In conclusion, deficient cognitive and motor inhibitory control represents a key component of a number of different neuropsychiatric disorders. Inhibitory control deficits have been proposed to represent a main symptom in ADHD, from which all secondary symptoms and cognitive deficits arise. Poor response inhibition is evident in autism through a variety of both motor and cognitive tasks and may be a significant neuropsychological casual factor. Recent evidence suggests that tics in Tourette’s syndrome are voluntary and are due to an impaired ability to control such impulses. In OCD, inhibitory control appears to be related to an inability to stop inappropriate thoughts intruding, and consequently relate to the compulsions that characterise the illness. In schizophrenia, a wide range of symptoms such as hallucinations may be related to poor inhibitory control, in particular an inability to inhibit prepotent responses. Within all these disorders, fMRI and Event-related potentials have demonstrated functional and occasionally structural deficits in fronto-striatal circuitry.
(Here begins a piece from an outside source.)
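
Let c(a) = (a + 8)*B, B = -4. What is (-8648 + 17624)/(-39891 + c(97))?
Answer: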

Such deficits are observed in terms of reduced activation, increased activation, and reduced inter-connectivity between regions. Such findings demonstrate the importance of this system in effective inhibitory control and give insight into how impairment of this system result in symptoms of disinhibition commonly observed in psychiatric patients. As such, focusing on the neural correlates of impaired inhibitory control in clinical populations may lead to important new therapeutic and pharmacological treatments.